After analyzing The Island of Doctor Moreau, I was reminded of the film Jurassic Park. I feel that these two stories share many similarities, both in their structure and in their possible messages. Both stories take place on a tropical island, remote from civilization for the sake of privacy. In The Island of Doctor Moreau, there is even something reminiscent of prehistoric times in the description of the island: “It was low, and covered with thick vegetation, chiefly of the inevitable palm trees” (Wells 17). The island is also volcanic and rocky. Compare it to some pictures from the film: (one) and (two). This setting gives the islands a wilder feel, that there is something not quite controlled about them.

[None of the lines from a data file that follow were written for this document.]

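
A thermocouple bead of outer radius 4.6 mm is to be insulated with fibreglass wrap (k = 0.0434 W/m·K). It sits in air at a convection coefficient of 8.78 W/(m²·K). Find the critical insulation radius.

For a sphere r_cr = 2k/h = 2×0.0434/8.78
r_cr = 9.89 mm; since the bare radius (4.6 mm) is below r_cr, adding a thin layer of insulation will *increase* heat loss.

r_cr ≈ 9.89 mm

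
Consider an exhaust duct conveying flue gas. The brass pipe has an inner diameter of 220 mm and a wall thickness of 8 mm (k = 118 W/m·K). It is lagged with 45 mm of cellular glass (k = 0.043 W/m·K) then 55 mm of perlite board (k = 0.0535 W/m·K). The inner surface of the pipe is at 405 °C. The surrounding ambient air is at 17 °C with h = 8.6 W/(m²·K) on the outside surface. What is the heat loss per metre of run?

q′ ≈ 181 W/m

Per-layer cylindrical resistances, series-summed:
R_brass pipe wall = ln(118/110)/(2π×118×1) = 9.469×10^-5 K/W
R_cellular glass = ln(163/118)/(2π×0.043×1) = 1.196 K/W
R_perlite board = ln(218/163)/(2π×0.0535×1) = 0.8649 K/W
R_outer film = 1/(h_o·2πr_oL) = 1/(8.6×2π×0.218×1) = 0.08489 K/W
R_total = 2.146 K/W
Q = ΔT/R_total = 388/2.146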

Both begin with an outsider (Prendick in one, and a Dr. Grant in the other) introduced to the island. The outsiders have different proposed roles in the story, but they serve much of the same function for the plot: they pass judgment on the science they observe and bear witness to the disintegration of the careful plans of the creators. In both, the scientists (utilizing methods that were very popular at the time) attempt to “play God” – to manipulate life to an extent never dreamed of until that point. Both Hammond (the mind behind Jurassic Park) and Moreau took an existing technology and extended it further than anyone else. But they reach too far in their goals, and their creations go bad.

There is some foreshadowing of this loss of control in each. In Jurassic Park, this comes from the initial attack of the raptor on the park worker, the incident which calls for outside interference. Later we learn that the dinosaurs, despite all being bred to be female, are also somehow reproducing, breaking a “law” – this one of nature, that females cannot breed with each other. In The Island of Doctor Moreau, this comes from the dead rabbit carcass, and breaks the law established by Moreau that the Beast Men are not to eat meat. Despite all of their “prettying up” with science to control them, the base nature of the animals comes out.

In Jurassic Park, the collapse of the park is brought about by Dennis Nedry. He fits into a villain stereotype of the time in that he is bumbling, slovenly, and fat, reflective of a general societal disdain for men who fit that description. In The Island of Doctor Moreau, the end is catalyzed by the cougar breaking free of her confines. I found it interesting that this is a female creature who is to blame for the downfall of the island – perhaps this, like in JP, reflects how society viewed women?

And in the end, there are lessons to be drawn. Both are cautionary tales of hubris in scientific endeavors and in meddling with what we do not understand fully.